Some of the speakers named individual cops including Tom DeStefano, who was the subject of a $250,000 civil settlement in 2013 and is named in a current claim for $3.8 million against the city for alleged brutality.

Mayor Adrian Fine asked residents to focus on “policy not people.”

Mark Loveland said Fine was “tone-deaf and insensitive” for telling residents not to call out city officials by name. He said that if the police won’t hold officers accountable, and residents can’t call for accountability, then residents have no recourse.

At the next meeting, the prohibition against naming names had been dropped.

Fine’s employed as the marketing director of Autonomic, an arm of Ford Motor Co. that is developing connected vehicles.

In the November election, four seats are up for grabs on City Council and, at this point, it appears there will be 11 candidates.

Incumbents Greg Tanaka and Lydia Kou are running for second terms.
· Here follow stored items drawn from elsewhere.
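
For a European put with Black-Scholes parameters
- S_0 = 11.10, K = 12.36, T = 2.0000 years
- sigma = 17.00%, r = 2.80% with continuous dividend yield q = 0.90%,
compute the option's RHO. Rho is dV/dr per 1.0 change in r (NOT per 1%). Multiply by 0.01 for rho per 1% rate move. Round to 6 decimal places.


Answer: Rho = -15.400192

Derivation:
d1 = -0.1689583558; d2 = -0.4093746614
phi(d1) = 0.3932884385; exp(-qT) = 0.9821610324; exp(-rT) = 0.9455391359
N(-d2) = 0.6588676341
Rho = -K*T*exp(-rT)*N(-d2) = -12.3600 * 2.0000 * 0.9455391359 * 0.6588676341 = -15.400192


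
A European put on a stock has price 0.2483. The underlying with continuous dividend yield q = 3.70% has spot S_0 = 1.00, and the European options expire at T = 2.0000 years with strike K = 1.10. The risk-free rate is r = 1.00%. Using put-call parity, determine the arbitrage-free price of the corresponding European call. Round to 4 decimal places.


Answer: Call price = 0.0988

Derivation:
Put-call parity: C - P = S_0 * exp(-qT) - K * exp(-rT).
S_0 * exp(-qT) = 1.0000 * 0.92867169 = 0.92867169
K * exp(-rT) = 1.1000 * 0.98019867 = 1.07821854
C = P + S*exp(-qT) - K*exp(-rT)
C = 0.2483 + 0.92867169 - 1.07821854 = 0.0988


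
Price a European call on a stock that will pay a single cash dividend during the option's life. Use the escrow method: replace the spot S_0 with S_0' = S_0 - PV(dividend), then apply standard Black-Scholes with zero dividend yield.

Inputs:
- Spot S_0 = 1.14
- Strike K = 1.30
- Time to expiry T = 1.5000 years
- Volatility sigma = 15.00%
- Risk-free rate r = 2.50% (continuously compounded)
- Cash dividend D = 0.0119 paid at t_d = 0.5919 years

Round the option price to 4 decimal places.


PV(D) = D * exp(-r * t_d) = 0.0119 * 0.98531144 = 0.01172521
S_0' = S_0 - PV(D) = 1.1400 - 0.01172521 = 1.12827479
d1 = (ln(S_0'/K) + (r + sigma^2/2)*T) / (sigma*sqrt(T)) = -0.47519845
d2 = d1 - sigma*sqrt(T) = -0.65891018
exp(-rT) = 0.96319442
N(d1) = 0.31732277; N(d2) = 0.25497672
C = S_0' * N(d1) - K * exp(-rT) * N(d2) = 1.12827479 * 0.31732277 - 1.3000 * 0.96319442 * 0.25497672 = 0.0388

Answer: Price = 0.0388


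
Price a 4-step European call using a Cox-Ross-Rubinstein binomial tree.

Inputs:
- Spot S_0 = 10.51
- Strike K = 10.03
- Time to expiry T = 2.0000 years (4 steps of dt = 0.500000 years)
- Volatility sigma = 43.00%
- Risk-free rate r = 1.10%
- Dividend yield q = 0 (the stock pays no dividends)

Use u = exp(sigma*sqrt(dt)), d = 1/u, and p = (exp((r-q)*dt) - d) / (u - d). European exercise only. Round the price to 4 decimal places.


dt = T/N = 0.500000
u = exp(sigma*sqrt(dt)) = 1.355345; d = 1/u = 0.737820
p = (exp((r-q)*dt) - d) / (u - d) = 0.433497
Discount per step: exp(-r*dt) = 0.994515
Stock lattice S(k, i) with i counting down-moves:
  k=0: S(0,0) = 10.5100
  k=1: S(1,0) = 14.2447; S(1,1) = 7.7545
  k=2: S(2,0) = 19.3064; S(2,1) = 10.5100; S(2,2) = 5.7214
  k=3: S(3,0) = 26.1669; S(3,1) = 14.2447; S(3,2) = 7.7545; S(3,3) = 4.2214
  k=4: S(4,0) = 35.4652; S(4,1) = 19.3064; S(4,2) = 10.5100; S(4,3) = 5.7214; S(4,4) = 3.1146
Terminal payoffs V(N, i) = max(S_T - K, 0):
  V(4,0) = 25.435162; V(4,1) = 9.276446; V(4,2) = 0.480000; V(4,3) = 0.000000; V(4,4) = 0.000000
Backward induction: V(k, i) = exp(-r*dt) * [p * V(k+1, i) + (1-p) * V(k+1, i+1)].
  V(3,0) = exp(-r*dt) * [p*25.435162 + (1-p)*9.276446] = 16.191905
  V(3,1) = exp(-r*dt) * [p*9.276446 + (1-p)*0.480000] = 4.269688
  V(3,2) = exp(-r*dt) * [p*0.480000 + (1-p)*0.000000] = 0.206937
  V(3,3) = exp(-r*dt) * [p*0.000000 + (1-p)*0.000000] = 0.000000
  V(2,0) = exp(-r*dt) * [p*16.191905 + (1-p)*4.269688] = 9.386171
  V(2,1) = exp(-r*dt) * [p*4.269688 + (1-p)*0.206937] = 1.957334
  V(2,2) = exp(-r*dt) * [p*0.206937 + (1-p)*0.000000] = 0.089215
  V(1,0) = exp(-r*dt) * [p*9.386171 + (1-p)*1.957334] = 5.149316
  V(1,1) = exp(-r*dt) * [p*1.957334 + (1-p)*0.089215] = 0.894108
  V(0,0) = exp(-r*dt) * [p*5.149316 + (1-p)*0.894108] = 2.723708

Answer: Price = V(0,0) = 2.7237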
Other candidates in the hunt for one of the four seats include former Mayor Pat Burt, Human Rights Commission member Steven Lee, Planning and Transportation Commission members Cari Templeton and Ed Lauing, systems engineer Raven Malone, lawyer Rebecca Eisenberg, WhatsApp product management director Varma Ajit, former Human Relations Commission member Greer Stone and Brett Schilke, who works for Singularity University.

The deadline to file papers to run for council is Wednesday (Aug. 12), but would-be candidates need to talk to the city clerk a few days before the deadline to pull the necessary papers.

Incumbent Liz Kniss is unable to run again due to term limits.

 

 

4 Comments

  1. Council didn’t get much done in the past four years except a lot of virtue signaling. Glad he’s not running again. Dump the do-nothings and get a better crew.

  2. I don’t doubt Mayor Fine had good intentions when he was elected to City Council, but his tenure has been staggeringly bad. Whether through naïveté or ignorance, his supposed “housing advocacy” has been nothing but doing the dirty work for big business and greedy developers. Where is all that housing for people who need it? His legacy? Fire librarians, evict President Hotel tenants, declare the only 11-day curfew in the nation — it would be hard to find any jurisdiction more poorly run than Palo Alto in 2020. He seems like a good man but his efforts have produced the literal opposite of what he purports to stand for. Palo Alto has lost its soul.